I don't know for sure whether this is the path forward for CRDT-based applications in general, but I think there are valuable ideas there. It does raise the possibility of the widgets/applications occasionally being in 'invalid' states; but rarely in a way that the human participants wouldn't notice or be able to fix themselves.

Whether that scales to the complexity of the state management for a multi-track audio editing session, I don't know; but it could be instructional to compare.

[1] - https://github.com/yjs/yjs#who-is-using-yjs

in real-time? Well, I have thoughts, but I'm not super familiar with Ardour itself, so I'm not sure if you're trying to merge during a live performance or if you're talking more of a distributed studio recording session type situation.
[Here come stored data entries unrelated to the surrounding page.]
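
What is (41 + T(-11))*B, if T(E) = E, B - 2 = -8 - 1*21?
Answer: -810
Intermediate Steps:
B = -27 (B = 2 + (-8 - 1*21) = 2 + (-8 - 21) = 2 - 29 = -27)
(41 + T(-11))*B = (41 - 11)*(-27) = 30*(-27) = -810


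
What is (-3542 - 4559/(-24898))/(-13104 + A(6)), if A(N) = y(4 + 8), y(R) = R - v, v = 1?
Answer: 88184157/325989514 ≈ 0.27051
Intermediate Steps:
y(R) = -1 + R (y(R) = R - 1*1 = R - 1 = -1 + R)
A(N) = 11 (A(N) = -1 + (4 + 8) = -1 + 12 = 11)
(-3542 - 4559/(-24898))/(-13104 + A(6)) = (-3542 - 4559/(-24898))/(-13104 + 11) = (-3542 - 4559*(-1/24898))/(-13093) = (-3542 + 4559/24898)*(-1/13093) = -88184157/24898*(-1/13093) = 88184157/325989514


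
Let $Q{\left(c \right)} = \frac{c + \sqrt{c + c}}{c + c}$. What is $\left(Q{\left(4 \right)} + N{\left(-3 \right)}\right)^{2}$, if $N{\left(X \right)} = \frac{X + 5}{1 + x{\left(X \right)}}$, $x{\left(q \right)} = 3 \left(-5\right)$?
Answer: $\frac{99}{392} + \frac{5 \sqrt{2}}{28} \approx 0.50509$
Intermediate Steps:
$x{\left(q \right)} = -15$
$N{\left(X \right)} = - \frac{5}{14} - \frac{X}{14}$ ($N{\left(X \right)} = \frac{X + 5}{1 - 15} = \frac{5 + X}{-14} = \left(5 + X\right) \left(- \frac{1}{14}\right) = - \frac{5}{14} - \frac{X}{14}$)
$Q{\left(c \right)} = \frac{c + \sqrt{2} \sqrt{c}}{2 c}$ ($Q{\left(c \right)} = \frac{c + \sqrt{2 c}}{2 c} = \left(c + \sqrt{2} \sqrt{c}\right) \frac{1}{2 c} = \frac{c + \sqrt{2} \sqrt{c}}{2 c}$)
$\left(Q{\left(4 \right)} + N{\left(-3 \right)}\right)^{2} = \left(\left(\frac{1}{2} + \frac{\sqrt{2}}{2 \cdot 2}\right) - \frac{1}{7}\right)^{2} = \left(\left(\frac{1}{2} + \frac{1}{2} \sqrt{2} \cdot \frac{1}{2}\right) + \left(- \frac{5}{14} + \frac{3}{14}\right)\right)^{2} = \left(\left(\frac{1}{2} + \frac{\sqrt{2}}{4}\right) - \frac{1}{7}\right)^{2} = \left(\frac{5}{14} + \frac{\sqrt{2}}{4}\right)^{2}$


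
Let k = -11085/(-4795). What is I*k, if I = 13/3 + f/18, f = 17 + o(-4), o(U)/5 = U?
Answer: 18475/1918 ≈ 9.6324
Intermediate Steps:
o(U) = 5*U
f = -3 (f = 17 + 5*(-4) = 17 - 20 = -3)
k = 2217/959 (k = -11085*(-1/4795) = 2217/959 ≈ 2.3118)
I = 25/6 (I = 13/3 - 3/18 = 13*(⅓) - 3*1/18 = 13/3 - ⅙ = 25/6 ≈ 4.1667)
I*k = (25/6)*(2217/959) = 18475/1918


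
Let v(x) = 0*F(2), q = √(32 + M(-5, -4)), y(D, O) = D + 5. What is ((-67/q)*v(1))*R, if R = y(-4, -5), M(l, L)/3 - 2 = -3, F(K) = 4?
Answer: 0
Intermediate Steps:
y(D, O) = 5 + D
M(l, L) = -3 (M(l, L) = 6 + 3*(-3) = 6 - 9 = -3)
q = √29 (q = √(32 - 3) = √29 ≈ 5.3852)
v(x) = 0 (v(x) = 0*4 = 0)
R = 1 (R = 5 - 4 = 1)
((-67/q)*v(1))*R = (-67*√29/29*0)*1 = 0*1 = 0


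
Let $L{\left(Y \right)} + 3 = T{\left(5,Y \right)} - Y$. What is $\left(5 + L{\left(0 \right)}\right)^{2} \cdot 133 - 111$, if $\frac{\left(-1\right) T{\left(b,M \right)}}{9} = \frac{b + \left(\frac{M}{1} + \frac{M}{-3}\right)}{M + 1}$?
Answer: $245806$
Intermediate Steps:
$T{\left(b,M \right)} = - \frac{9 \left(b + \frac{2 M}{3}\right)}{1 + M}$ ($T{\left(b,M \right)} = - 9 \frac{b + \left(\frac{M}{1} + \frac{M}{-3}\right)}{M + 1} = - 9 \frac{b + \left(M 1 + M \left(- \frac{1}{3}\right)\right)}{1 + M} = - 9 \frac{b + \left(M - \frac{M}{3}\right)}{1 + M} = - 9 \frac{b + \frac{2 M}{3}}{1 + M} = - \frac{9 \left(b + \frac{2 M}{3}\right)}{1 + M}$)
$L{\left(Y \right)} = -3 - Y + \frac{3 \left(-15 - 2 Y\right)}{1 + Y}$ ($L{\left(Y \right)} = -3 - \left(Y - \frac{3 \left(\left(-3\right) 5 - 2 Y\right)}{1 + Y}\right) = -3 - \left(Y - \frac{3 \left(-15 - 2 Y\right)}{1 + Y}\right) = -3 - Y + \frac{3 \left(-15 - 2 Y\right)}{1 + Y}$)
$\left(5 + L{\left(0 \right)}\right)^{2} \cdot 133 - 111 = \left(5 + \frac{-48 - 0^{2} - 0}{1 + 0}\right)^{2} \cdot 133 - 111 = \left(5 + \frac{-48 - 0 + 0}{1}\right)^{2} \cdot 133 - 111 = \left(5 + 1 \left(-48 + 0 + 0\right)\right)^{2} \cdot 133 - 111 = \left(5 + 1 \left(-48\right)\right)^{2} \cdot 133 - 111 = \left(5 - 48\right)^{2} \cdot 133 - 111 = \left(-43\right)^{2} \cdot 133 - 111 = 1849 \cdot 133 - 111 = 245917 - 111 = 245806$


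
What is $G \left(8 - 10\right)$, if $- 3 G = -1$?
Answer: $- \frac{2}{3} \approx -0.66667$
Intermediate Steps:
$G = \frac{1}{3}$ ($G = \left(- \frac{1}{3}\right) \left(-1\right) = \frac{1}{3} \approx 0.33333$)
$G \left(8 - 10\right) = \frac{8 - 10}{3} = \frac{1}{3} \left(-2\right) = - \frac{2}{3}$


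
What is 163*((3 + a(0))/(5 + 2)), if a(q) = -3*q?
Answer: 489/7 ≈ 69.857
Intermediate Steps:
163*((3 + a(0))/(5 + 2)) = 163*((3 - 3*0)/(5 + 2)) = 163*((3 + 0)/7) = 163*(3*(⅐)) = 163*(3/7) = 489/7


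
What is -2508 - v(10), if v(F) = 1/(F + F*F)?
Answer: -275881/110 ≈ -2508.0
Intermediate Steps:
v(F) = 1/(F + F**2)
-2508 - v(10) = -2508 - 1/(10*(1 + 10)) = -2508 - 1/(10*11) = -2508 - 1*1/110 = -2508 - 1/110 = -275881/110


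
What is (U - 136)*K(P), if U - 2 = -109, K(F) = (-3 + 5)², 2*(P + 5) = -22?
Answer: -972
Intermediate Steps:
P = -16 (P = -5 + (½)*(-22) = -5 - 11 = -16)
K(F) = 4 (K(F) = 2² = 4)
U = -107 (U = 2 - 109 = -107)
(U - 136)*K(P) = (-107 - 136)*4 = -243*4 = -972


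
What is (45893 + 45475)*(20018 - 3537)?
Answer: 1505836008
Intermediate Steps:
(45893 + 45475)*(20018 - 3537) = 91368*16481 = 1505836008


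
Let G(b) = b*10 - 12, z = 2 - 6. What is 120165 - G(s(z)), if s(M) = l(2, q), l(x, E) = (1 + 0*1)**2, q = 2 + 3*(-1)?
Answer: 120167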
I have working knowledge of Reason and Logic and ChucK (which I use with JACK and do some networked OSC stuff with, although I haven't touched it in a few years).

The approach we use at Jackbox for making the state of an xbox game mutable to thousands of live viewers on twitch is to have lots of little CRDT values, mostly just counters and sets of strings, and you merge the little values independently of one another, which is very different from the situation of editing a text document, which is typically structured as one big value. I wonder if, for a DAW, you could merge at the track or control level instead of the workspace level. E.g., communicate as an independent value the state of an individual fader, and communicate either states or operations on that fader and have each client merge them. In this example, the fader's state would be encoded as a PN-counter with a range condition, and you'd replicate increment and decrement options, like it was a networked rotary encoder. So every mutable thing in the DAW would be a value having operations that can be merged, instead of having a single big value representing the entire state of the DAW. My use-case is also funky because I have potentially thousands of writers writing to the same key, but only a single reader, and the reader doesn't need an update at every change, so I use state-based CRDTs, but I think most other people using CRDTs use operation-based CRDTs. Also not sure how you would mutate two separate values transactionally or if that's a thing you even need.

  • Not realtime. Users would sync periodically during their working process.

    There are lots of mutable things in a DAW that are not numeric parameters.

    The state of a playlist (just think "some time ordered list of objects") is not treatable in the same way as the value of a fader.

    If you had a context-aware XML parser and access to timestamps for every XML node, you could do the human-aided merge by considering each node and just using the latest version of the same node, falling back to the human when there's a deletion conflict (for example). But this doesn't actually merge the attributes of a node or deal with conflicts between otherwise sequential edits.